Question 4. The equation of parabola is ${y^2} - 4y + 8 - 4x = 0$. Find the axis, vertex, focus, equation of directrix and latus rectum of parabola.
Solution: We can write the equation of parabola as $${\left( {y - 2} \right)^2} + 4 - 4x = 0$$ $${\left( {y - 2} \right)^2} = 4\left( {x - 1} \right)...(1)$$
Let us assume $Y = y - 2$ and $X = x - 1$, so equation $(1)$ becomes $${Y^2} = 4X...(2)$$
Compare the equation $(2)$ with the standard form of parabola i.e., ${y^2} = 4ax$ we get, $$a = 1$$
The axis of parabola given in equation $(2)$ is $$Y = 0$$
Therefore, the axis of parabola given in equation $(1)$ $$y-2=0$$
The vertex of parabola given in equation $(2)$ is $(0,0)$. Therefore, the vertex of parabola given in equation $(1)$ can be find out by putting $X=0$ and $Y=0$ i.e., $$x-1=0$$ and $$y-2=0$$
So, the vertex of parabola given in equation $(1)$ is $V(1,2)$.

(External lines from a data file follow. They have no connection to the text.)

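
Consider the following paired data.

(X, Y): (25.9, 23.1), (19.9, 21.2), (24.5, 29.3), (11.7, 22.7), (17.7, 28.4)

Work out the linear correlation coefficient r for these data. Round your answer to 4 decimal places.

n = 5, ΣX = 99.7, ΣY = 124.7, ΣX² = 2117.25, ΣY² = 3163.39, ΣXY = 2506.29
nΣXY − ΣXΣY = 12531.45 − 12432.59 = 98.86
nΣX² − (ΣX)² = 10586.25 − 9940.09 = 646.16; nΣY² − (ΣY)² = 15816.95 − 15550.09 = 266.86
r = 98.86 / √(646.16 × 266.86) = 98.86 / 415.2520 ≈ 0.2381

0.2381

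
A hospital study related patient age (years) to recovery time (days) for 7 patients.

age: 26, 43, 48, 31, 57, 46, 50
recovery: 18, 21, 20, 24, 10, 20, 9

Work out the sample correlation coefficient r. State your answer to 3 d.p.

-0.619

n = 7, Σx = 301, Σy = 122, Σx² = 13655, Σy² = 2322, Σxy = 5015
nΣxy − ΣxΣy = 35105 − 36722 = -1617
nΣx² − (Σx)² = 95585 − 90601 = 4984; nΣy² − (Σy)² = 16254 − 14884 = 1370
r = -1617 / √(4984 × 1370) = -1617 / 2613.0595 ≈ -0.619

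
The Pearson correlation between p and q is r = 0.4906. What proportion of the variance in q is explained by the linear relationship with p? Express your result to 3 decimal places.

r² = (0.4906)² = 0.241

0.241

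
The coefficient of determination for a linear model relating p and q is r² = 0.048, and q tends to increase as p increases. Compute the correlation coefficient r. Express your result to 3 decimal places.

0.219

|r| = √0.048 = 0.219
The association is positive, so r = 0.219.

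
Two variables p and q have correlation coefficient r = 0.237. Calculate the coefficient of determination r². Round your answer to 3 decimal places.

r² = (0.237)² = 0.056

0.056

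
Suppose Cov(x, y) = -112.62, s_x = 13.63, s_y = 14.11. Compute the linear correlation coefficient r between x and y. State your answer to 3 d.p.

r = Cov(x,y) / (s_x · s_y) = -112.62 / (13.63 × 14.11)
  = -112.62 / 192.3193 ≈ -0.586

-0.586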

The focus of parabola given in equation $(2)$ is $(a,0)$ i.e., $(1,0)$ and the focus of parabola given in equation $(1)$ can be find out by putting $X=a=1$ and $Y=0$ i.e., $$x-1=1$$ or, $$x=2$$ And $$y-2=0$$ Or, $$y=2$$
Therefore, the focus of parabola given in equation $(1)$ is $(2,2)$.
Equation of directrix of parabola given in equation $(1)$ is $$X+a=0$$
Or, $$x-1+1=0$$ $$x=0$$
Latus rectum of parabola given in equation $(1)$ is $$X-a=0$$ or, $$x-1-1=0$$ $$x=2$$